A mendicidade foi e será sempre um flagelo e tem as mais variadas origens, algumas de contornos complicados. Pede-se para matar a fome, pede-se porque não se tem trabalho, pede-se porque não se quer trabalhar, pede-se porque não tem saúde para trabalhar, pede-se porque o que se ganha é insuficiente para a manutenção da família, pede-se para matar o vício do álcool, pede-se para alimentar a dependência da droga e ... há quem tenha essa actividade como profissão.

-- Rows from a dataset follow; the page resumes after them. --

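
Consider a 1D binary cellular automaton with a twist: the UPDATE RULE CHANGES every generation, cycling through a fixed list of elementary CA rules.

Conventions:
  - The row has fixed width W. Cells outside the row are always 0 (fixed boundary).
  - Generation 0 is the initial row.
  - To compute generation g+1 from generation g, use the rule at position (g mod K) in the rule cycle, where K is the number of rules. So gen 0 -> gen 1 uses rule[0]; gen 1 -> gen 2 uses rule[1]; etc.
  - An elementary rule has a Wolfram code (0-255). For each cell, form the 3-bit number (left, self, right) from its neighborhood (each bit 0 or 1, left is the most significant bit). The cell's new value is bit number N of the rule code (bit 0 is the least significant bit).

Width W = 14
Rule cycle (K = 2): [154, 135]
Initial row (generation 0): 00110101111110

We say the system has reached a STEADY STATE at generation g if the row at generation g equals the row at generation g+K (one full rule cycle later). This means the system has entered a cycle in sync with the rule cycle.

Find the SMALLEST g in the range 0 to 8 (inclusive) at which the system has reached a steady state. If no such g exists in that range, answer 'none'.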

A maçaneta da porta faz-se ouvir (nesse tempo as campainhas eléctricas eram muito raras no Meu Bairro e não só) e lá vinha eu a correr saber quem era. Da própria porta, informava:- É um pobrezinho que pede uma esmolinha por amor de Deus. Diz-lhe que tenha paciência mas não pode ser. Havia dias que eram vários aqueles que batiam à porta, mendigando e não havia possibilidades de a todos contemplar.
Por vezes minha mãe mandava-me perguntar ao pobre se queria um bocado de pão e quando era afirmativo, o que normalmente acontecia, lá vinha eu buscar o pão que minha mãe cortava.

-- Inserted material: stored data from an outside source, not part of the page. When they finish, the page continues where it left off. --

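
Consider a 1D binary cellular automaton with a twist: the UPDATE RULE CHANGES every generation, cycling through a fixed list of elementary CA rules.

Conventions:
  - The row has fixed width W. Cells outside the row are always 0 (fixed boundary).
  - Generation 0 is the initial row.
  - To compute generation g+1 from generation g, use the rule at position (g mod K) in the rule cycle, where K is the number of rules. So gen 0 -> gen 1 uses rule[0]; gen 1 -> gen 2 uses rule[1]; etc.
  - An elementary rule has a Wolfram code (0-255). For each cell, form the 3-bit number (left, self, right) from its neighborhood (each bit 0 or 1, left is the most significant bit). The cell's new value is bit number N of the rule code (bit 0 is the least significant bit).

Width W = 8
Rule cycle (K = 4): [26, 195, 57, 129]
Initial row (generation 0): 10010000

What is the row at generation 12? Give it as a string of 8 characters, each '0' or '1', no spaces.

Answer: 00000011

Derivation:
Gen 0: 10010000
Gen 1 (rule 26): 01101000
Gen 2 (rule 195): 10100011
Gen 3 (rule 57): 01011010
Gen 4 (rule 129): 00000000
Gen 5 (rule 26): 00000000
Gen 6 (rule 195): 11111111
Gen 7 (rule 57): 10000000
Gen 8 (rule 129): 00111111
Gen 9 (rule 26): 01100000
Gen 10 (rule 195): 10101111
Gen 11 (rule 57): 01011000
Gen 12 (rule 129): 00000011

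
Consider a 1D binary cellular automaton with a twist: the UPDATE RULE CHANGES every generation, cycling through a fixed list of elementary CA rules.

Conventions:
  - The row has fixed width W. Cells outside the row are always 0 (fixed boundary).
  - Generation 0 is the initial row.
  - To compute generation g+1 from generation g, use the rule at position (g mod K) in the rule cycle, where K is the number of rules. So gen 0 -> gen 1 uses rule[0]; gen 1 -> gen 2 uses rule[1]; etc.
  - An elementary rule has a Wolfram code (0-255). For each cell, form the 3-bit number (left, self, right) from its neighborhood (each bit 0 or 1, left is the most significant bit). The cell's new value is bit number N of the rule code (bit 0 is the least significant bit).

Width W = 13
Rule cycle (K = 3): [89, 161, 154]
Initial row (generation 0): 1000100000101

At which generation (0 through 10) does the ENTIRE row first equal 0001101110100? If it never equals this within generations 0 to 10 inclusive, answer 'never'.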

Quando o pobre nos impressionava por qualquer motivo, não dizíamos da porta quem era e pessoalmente íamos dizer que se tratava de um pobrezinho assim ou assado e dizíamos logo, dê-lhe alguma coisa, coitadinho. A impressão causada era muitas vezes a velhice, a maneira de falar ou o aspecto. Quando se apresentavam de cabelos compridos, longas barbas, de bordão na mão e de saco às costas, por vezes tínhamos medo.
Muitos deles era gente dos arrabaldes ligados ao campo e que devido à idade, já não tinham forças para trabalhar e nesse tempo não existiam pensões sociais como hoje e os filhos, o que ganhavam, não chegava para sustento dos filhos pois nem sequer todos os dias tinham jorna. Eram os próprios pais que, para aliviar os filhos e já não podendo trabalhar, resolviam pegar num bordão e, saco às costas, lá partiam esmolando de quinta em quinta, de porta em porta.

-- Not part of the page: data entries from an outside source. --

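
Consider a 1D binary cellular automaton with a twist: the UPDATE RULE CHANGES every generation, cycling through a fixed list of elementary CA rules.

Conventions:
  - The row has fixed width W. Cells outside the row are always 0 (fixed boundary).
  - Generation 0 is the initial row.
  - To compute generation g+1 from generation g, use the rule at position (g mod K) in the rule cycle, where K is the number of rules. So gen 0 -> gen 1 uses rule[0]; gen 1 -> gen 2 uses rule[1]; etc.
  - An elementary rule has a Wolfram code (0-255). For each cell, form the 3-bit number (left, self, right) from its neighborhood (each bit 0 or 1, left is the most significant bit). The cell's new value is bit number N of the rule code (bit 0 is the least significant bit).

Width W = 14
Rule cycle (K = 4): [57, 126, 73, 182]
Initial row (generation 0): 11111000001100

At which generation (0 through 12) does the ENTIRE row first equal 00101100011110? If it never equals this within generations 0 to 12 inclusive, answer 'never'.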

[Velho portão na Avenida do Meu Bairro.Foto JV]
Quando a dádiva não era pão, transformava-se numa pequena moeda na base dos vinte centavos que junto a outras, ia minorando a miséria.
A minha mãe, dentro das suas modestas possibilidades, foi sempre uma pessoa esmoler. Tinha cerca de meia dúzia de pobres certos, o que significava que todos os meses por lá passavam batendo à porta e que já não necessitavam de fazer o pedido que aparecia sempre dentro das disponibilidades. Já se lhe conhecia o nome e até a origem. Havia sempre uma troca de palavras a propósito da vida e dos seus desaires. Alguns fizeram isto durante anos. Quando deixavam de aparecer, notava-se a sua falta e admitia-se a sua morte ou então a dificuldade em se deslocar.
Ainda que a mendicidade fosse proibida, lá se ia fazendo. Os vagabundos eram apanhados e levados para o Albergue Distrital, trabalhando na quinta onde estavam instalados. Tinham uma farda de surrobeco onde não faltava o barrete. Ouvia-se na altura dizer muitas vezes, se não te portas bem vais parar ao albergue!
Lembro-me muito bem de um homenzinho que se tinha algum defeito era o de beber um copito a mais. Depois de umas fugas acabou por se habituar ao local e tinha o seu dia de folga e lá vinha ele a pé até à cidade, bebendo o seu copito aqui e ali. Toda a gente conhecia o Zé Caneco e havia sempre mais um copo. Quando regressava à Quinta, já não ia sozinho.
Hoje os albergues mudaram de nome e todos nós os conhecemos. A maioria espera, mais dia, menos dia, dar lá entrada, se houver vaga!